KUALA LUMPUR (June 1): The Debt Management Committee chaired by the Ministry of Finance has convened its first meeting yesterday to tackle the government’s massive debt and liabilities of RM1.1 trillion as at end-2018, which is about 75.4% of the country’s gross domestic product or GDP.

“This was partly due to a RM54.2 billion rise in direct government debt to RM741.0 billion from RM686.8 billion in the previous year. The rise in debt was used to finance the fiscal deficit, especially for expenditure arising from PPP (public-private partnership) lease commitments and off-budget spending that were previously not transparently included in the budget.

“Total committed government guarantees that are paid by the government, to finance ongoing public transport projects like ECRL, MRT and LRT, also rose. The increase in committed government guarantees was not caused by any new infrastructure projects but instead, was due to the need to finance existing ones. In other words, the rise in liabilities is to fund projects that were approved under the previous administration,” the MoF said in a statement today.

The government is committed towards fiscal consolidation and the consolidation of its debt and liabilities, it said, so the committee will look at how to cut the debt and liabilities and improve the management of these items.

These measures will include evaluation of high-cost projects and identification of government-guaranteed debt to be restructured. The DMC will also review all acts, procedures and legal requirements relating to issuance of direct government debt, government guarantees and other government commitments.

“This measure is needed because the debt service charge for various financial obligations is preventing the government from funding other more productive programmes and projects,” the MoF said.

Issuance cost of debts backed by govt guarantee should be equivalent to MGS

At the moment, the issuance cost of some government-guaranteed debt are similar to those issued by domestic corporate entities with AAA credit rating, it said.

“However, the issuance cost of any debt backed by government guarantee should be approximately equivalent to government papers like the Malaysian Government Securities (MGS),” it said. The 10-year MGS, as of May 31, has a coupon rate of 3.78% per annum, which was among the lowest rates enjoyed by the government in recent history, it added.

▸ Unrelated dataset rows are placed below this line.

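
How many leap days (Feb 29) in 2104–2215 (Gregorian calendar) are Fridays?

Leap years in 2104–2215: 27 of them.
Feb 29 weekday advances by 5 (mod 7) from one leap year to the next four years later (or differs when a century non-leap intervenes).
Leap-day weekdays: 2104:Fri✓ 2108:Wed 2112:Mon 2116:Sat 2120:Thu 2124:Tue 2128:Sun 2132:Fri✓ 2136:Wed 2140:Mon 2144:Sat 2148:Thu 2152:Tue 2156:Sun 2160:Fri✓ 2164:Wed 2168:Mon 2172:Sat 2176:Thu 2180:Tue 2184:Sun 2188:Fri✓ 2192:Wed 2196:Mon 2204:Wed 2208:Mon 2212:Sat
Friday: 2104, 2132, 2160, 2188 → 4.

4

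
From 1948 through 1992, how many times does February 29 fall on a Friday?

2

Leap years in 1948–1992: 12 of them.
Feb 29 weekday advances by 5 (mod 7) from one leap year to the next four years later (or differs when a century non-leap intervenes).
Leap-day weekdays: 1948:Sun 1952:Fri✓ 1956:Wed 1960:Mon 1964:Sat 1968:Thu 1972:Tue 1976:Sun 1980:Fri✓ 1984:Wed 1988:Mon 1992:Sat
Friday: 1952, 1980 → 2.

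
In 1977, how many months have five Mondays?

4

A month of length L has five Mondays iff its first Monday is on day ≤ L−28 (so day 1–3 in a 31-day month, 1–2 in a 30-day month, day 1 in a leap February).
Checking each month of 1977: Jan starts Sat (31d) ✓; Feb starts Tue (28d); Mar starts Tue (31d); Apr starts Fri (30d); May starts Sun (31d) ✓; Jun starts Wed (30d); Jul starts Fri (31d); Aug starts Mon (31d) ✓; Sep starts Thu (30d); Oct starts Sat (31d) ✓; Nov starts Tue (30d); Dec starts Thu (31d).
Five-Monday months: January, May, August, October → 4.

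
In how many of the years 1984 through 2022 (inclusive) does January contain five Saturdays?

January has 31 days; it has five Saturdays when Saturday falls among the first (month-length − 28) days — i.e. when January 1 is one of Saturday/Friday/Thursday.
January 1 by year: 1984:Sun 1985:Tue 1986:Wed 1987:Thu✓ 1988:Fri✓ 1989:Sun 1990:Mon 1991:Tue 1992:Wed 1993:Fri✓ 1994:Sat✓ 1995:Sun 1996:Mon 1997:Wed 1998:Thu✓ …(9 more)… 2008:Tue 2009:Thu✓ 2010:Fri✓ 2011:Sat✓ 2012:Sun 2013:Tue 2014:Wed 2015:Thu✓ 2016:Fri✓ 2017:Sun 2018:Mon 2019:Tue 2020:Wed 2021:Fri✓ 2022:Sat✓
Years with five Saturdays: 1987, 1988, 1993, 1994, 1998, 1999, 2000, 2004, 2005, 2009, 2010, 2011, 2015, 2016, 2021, 2022 → 16.

16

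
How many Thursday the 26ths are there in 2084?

Check the 26th of each month of 2084: Jan 26: Wed, Feb 26: Sat, Mar 26: Sun, Apr 26: Wed, May 26: Fri, Jun 26: Mon, Jul 26: Wed, Aug 26: Sat, Sep 26: Tue, Oct 26: Thu, Nov 26: Sun, Dec 26: Tue.
Thursday occurs in October — 1 month.

1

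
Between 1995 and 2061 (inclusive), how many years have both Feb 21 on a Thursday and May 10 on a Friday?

Check each year's weekday for Feb 21 and May 10:
  1995: Tue/Wed  1996: Wed/Fri  1997: Fri/Sat  1998: Sat/Sun  1999: Sun/Mon  2000: Mon/Wed  2001: Wed/Thu  2002: Thu/Fri ✓  2003: Fri/Sat  2004: Sat/Mon  2005: Mon/Tue  2006: Tue/Wed  2007: Wed/Thu  2008: Thu/Sat  …(39 more)…  2048: Fri/Sun  2049: Sun/Mon  2050: Mon/Tue  2051: Tue/Wed  2052: Wed/Fri  2053: Fri/Sat  2054: Sat/Sun  2055: Sun/Mon  2056: Mon/Wed  2057: Wed/Thu  2058: Thu/Fri ✓  2059: Fri/Sat  2060: Sat/Mon  2061: Mon/Tue
Both conditions hold in: 2002, 2013, 2019, 2030, 2041, 2047, 2058 — 7.

7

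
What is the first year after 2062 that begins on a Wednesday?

Jan 1 advances by 2 weekdays after a leap year and by 1 after a common year.
2062: Jan 1 is Sunday.
2063: Monday
2064: Tuesday (leap)
2065: Thursday
2066: Friday
2067: Saturday
2068: Sunday (leap)
2069: Tuesday
2070: Wednesday
2070 begins on a Wednesday

2070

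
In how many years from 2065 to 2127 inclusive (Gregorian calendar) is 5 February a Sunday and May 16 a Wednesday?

Check each year's weekday for 5 February and May 16:
  2065: Thu/Sat  2066: Fri/Sun  2067: Sat/Mon  2068: Sun/Wed ✓  2069: Tue/Thu  2070: Wed/Fri  2071: Thu/Sat  2072: Fri/Mon  2073: Sun/Tue  2074: Mon/Wed  2075: Tue/Thu  2076: Wed/Sat  2077: Fri/Sun  2078: Sat/Mon  …(35 more)…  2114: Mon/Wed  2115: Tue/Thu  2116: Wed/Sat  2117: Fri/Sun  2118: Sat/Mon  2119: Sun/Tue  2120: Mon/Thu  2121: Wed/Fri  2122: Thu/Sat  2123: Fri/Sun  2124: Sat/Tue  2125: Mon/Wed  2126: Tue/Thu  2127: Wed/Fri
Both conditions hold in: 2068, 2096, 2108 — 3.

3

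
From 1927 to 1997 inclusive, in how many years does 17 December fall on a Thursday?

10

Track 17 December's weekday year by year (advancing +1, or +2 across a Feb 29):
  1927: Sat  1928: Mon (+2)  1929: Tue (+1)  1930: Wed (+1)  1931: Thu (+1) ✓
  1932: Sat (+2)  1933: Sun (+1)  1934: Mon (+1)  1935: Tue (+1)  1936: Thu (+2) ✓
  1937: Fri (+1)  1938: Sat (+1)  1939: Sun (+1)  1940: Tue (+2)  … (43 more years) …
  1984: Mon (+2)  1985: Tue (+1)  1986: Wed (+1)  1987: Thu (+1) ✓  1988: Sat (+2)
  1989: Sun (+1)  1990: Mon (+1)  1991: Tue (+1)  1992: Thu (+2) ✓  1993: Fri (+1)
  1994: Sat (+1)  1995: Sun (+1)  1996: Tue (+2)  1997: Wed (+1)
Thursday years: 1931, 1936, 1942, 1953, 1959, 1964, 1970, 1981, 1987, 1992 — 10 in total.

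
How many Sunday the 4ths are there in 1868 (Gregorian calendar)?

Check the 4th of each month of 1868: Jan 4: Sat, Feb 4: Tue, Mar 4: Wed, Apr 4: Sat, May 4: Mon, Jun 4: Thu, Jul 4: Sat, Aug 4: Tue, Sep 4: Fri, Oct 4: Sun, Nov 4: Wed, Dec 4: Fri.
Sunday occurs in October — 1 month.

1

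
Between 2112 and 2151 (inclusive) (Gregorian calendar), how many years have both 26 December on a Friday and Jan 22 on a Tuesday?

Check each year's weekday for 26 December and Jan 22:
  2112: Mon/Fri  2113: Tue/Sun  2114: Wed/Mon  2115: Thu/Tue  2116: Sat/Wed  2117: Sun/Fri  2118: Mon/Sat  2119: Tue/Sun  2120: Thu/Mon  2121: Fri/Wed  2122: Sat/Thu  2123: Sun/Fri  2124: Tue/Sat  2125: Wed/Mon  …(12 more)…  2138: Fri/Wed  2139: Sat/Thu  2140: Mon/Fri  2141: Tue/Sun  2142: Wed/Mon  2143: Thu/Tue  2144: Sat/Wed  2145: Sun/Fri  2146: Mon/Sat  2147: Tue/Sun  2148: Thu/Mon  2149: Fri/Wed  2150: Sat/Thu  2151: Sun/Fri
Both conditions hold in: 2132 — 1.

1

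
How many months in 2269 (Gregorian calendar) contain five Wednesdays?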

“The government will proceed with its fiscal consolidation in order to ensure there is sufficient fiscal space to address future crisis, without adversely affecting the performance of the domestic financial market, while supporting economic growth. The government is confident that these measures will help to maintain our sovereign credit ratings at A3 and A-.

Announced in Budget 2019 and formed just two weeks ago, the 10-member DMC comprises MoF minister Lim Guan Eng as its chairman, with committee members being: the Chief Secretary to the Government Datuk Seri Dr Ismail Bakar; Treasury secretary-general Datuk Ahmad Badri Mohd Zahir; Economic Affairs Ministry secretary-general Datuk Saiful Anuar Lebai Hussen; Bank Negara Malaysia governor Datuk Nor Shamsiah Mohd Yunus; Securities Commission Malaysia executive chairman Datuk Syed Zaid Albar; Permodalan Nasional Bhd group chairman Tan Sri Dr Zeti Akhtar Aziz; Accountant-General of Malaysia Datuk Saat Esa; PricewaterhouseCoopers Malaysia executive chairman Datuk Mohammad Faiz Azmi; and Economic Adviser to the Prime Minister Dr Muhammad Abdul Khalid.